For further information on the proper use of flumazenil, the instructions for medical use of this drug should be carefully read.

In case of excitement or agitation, barbiturates should not be used.

Adverse reactions.

The most commonly observed adverse reactions are increased fatigue, drowsiness, and muscle weakness. In most cases, these symptoms spontaneously resolve after several days of treatment. They can also be avoided by reducing the dose of the medication.

Nervous system disorders: ataxia, dysarthria, speech disturbances, headache, tremor, dizziness, mood deterioration, irritability. With increasing therapeutic doses of the drug, the risk of developing anterograde amnesia increases. Amnestic effects may be accompanied by abnormal behavior.

Psychiatric disorders: restlessness, excitement, irritability, aggression, delirium, hostility, nightmares, hallucinations, psychosis, behavioral changes, and other adverse behavioral effects (predominantly in children and elderly patients; if these occur, the drug must be discontinued immediately), confusion, emotional blunting, decreased attention, depression.

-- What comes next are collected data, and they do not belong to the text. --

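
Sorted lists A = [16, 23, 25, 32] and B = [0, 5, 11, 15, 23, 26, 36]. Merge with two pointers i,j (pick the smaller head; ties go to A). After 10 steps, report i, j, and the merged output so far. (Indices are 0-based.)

i=4, j=6, merged so far=[0, 5, 11, 15, 16, 23, 23, 25, 26, 32]

[i=0,j=0] A[i]=16>B[j]=0 take 0 → j++
[i=0,j=1] A[i]=16>B[j]=5 take 5 → j++
[i=0,j=2] A[i]=16>B[j]=11 take 11 → j++
[i=0,j=3] A[i]=16>B[j]=15 take 15 → j++
[i=0,j=4] A[i]=16<=B[j]=23 take 16 → i++
[i=1,j=4] A[i]=23<=B[j]=23 take 23 → i++
[i=2,j=4] A[i]=25>B[j]=23 take 23 → j++
[i=2,j=5] A[i]=25<=B[j]=26 take 25 → i++
[i=3,j=5] A[i]=32>B[j]=26 take 26 → j++
[i=3,j=6] A[i]=32<=B[j]=36 take 32 → i++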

Prolonged use of the drug (even at therapeutic doses) may lead to the development of physical dependence: discontinuation of therapy may result in withdrawal syndrome or rebound phenomenon.

There have been reports of benzodiazepine abuse (see section "Special precautions").

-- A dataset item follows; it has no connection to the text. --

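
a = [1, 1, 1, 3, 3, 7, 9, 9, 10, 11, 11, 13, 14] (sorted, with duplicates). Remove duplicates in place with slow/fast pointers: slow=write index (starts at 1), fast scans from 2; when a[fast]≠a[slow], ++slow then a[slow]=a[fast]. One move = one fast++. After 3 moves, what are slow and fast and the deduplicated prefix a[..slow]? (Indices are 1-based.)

slow=2, fast=5, prefix=[1, 3]

slow=1 fast=2: a[fast]=1=a[slow] dup, fast++
slow=1 fast=3: a[fast]=1=a[slow] dup, fast++
slow=1 fast=4: a[fast]=3≠a[slow]=1 write a[2]=3, slow++,fast++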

Injury, poisoning, and procedural complications: an increased risk of falls and fractures associated with benzodiazepine use has been reported in elderly patients.

Gastrointestinal disorders: nausea, dry mouth or hypersalivation, constipation, and other gastrointestinal disturbances.

Eye disorders: diplopia, blurred vision.

Cardiovascular system disorders: arterial hypotension, circulatory insufficiency, heart failure, including cardiac arrest.

Renal and urinary disorders: urinary incontinence or urinary retention.

Skin and subcutaneous tissue disorders: skin reactions.

Ear and labyrinth disorders: vertigo.

Respiratory system disorders: respiratory depression, including respiratory failure.

Hepatobiliary disorders: very rare cases of jaundice.

Other: joint pain, changes in libido.

Laboratory findings: cardiac arrhythmia; very rare cases of increased blood levels of transaminases and alkaline phosphatase.

Shelf life.

3 years.

Storage conditions.

Store in the original packaging at a temperature not exceeding 25 °C.

Keep out of reach of children.

Packaging.

10 tablets per blister; 2 blisters per carton.

Prescription status.

Prescription only.

Manufacturer.

Interchem LLC with additional liability.

Manufacturer's address and place of business.

40-A, 21st km, Starokyivska Road, Odesa, Ukraine, 65025.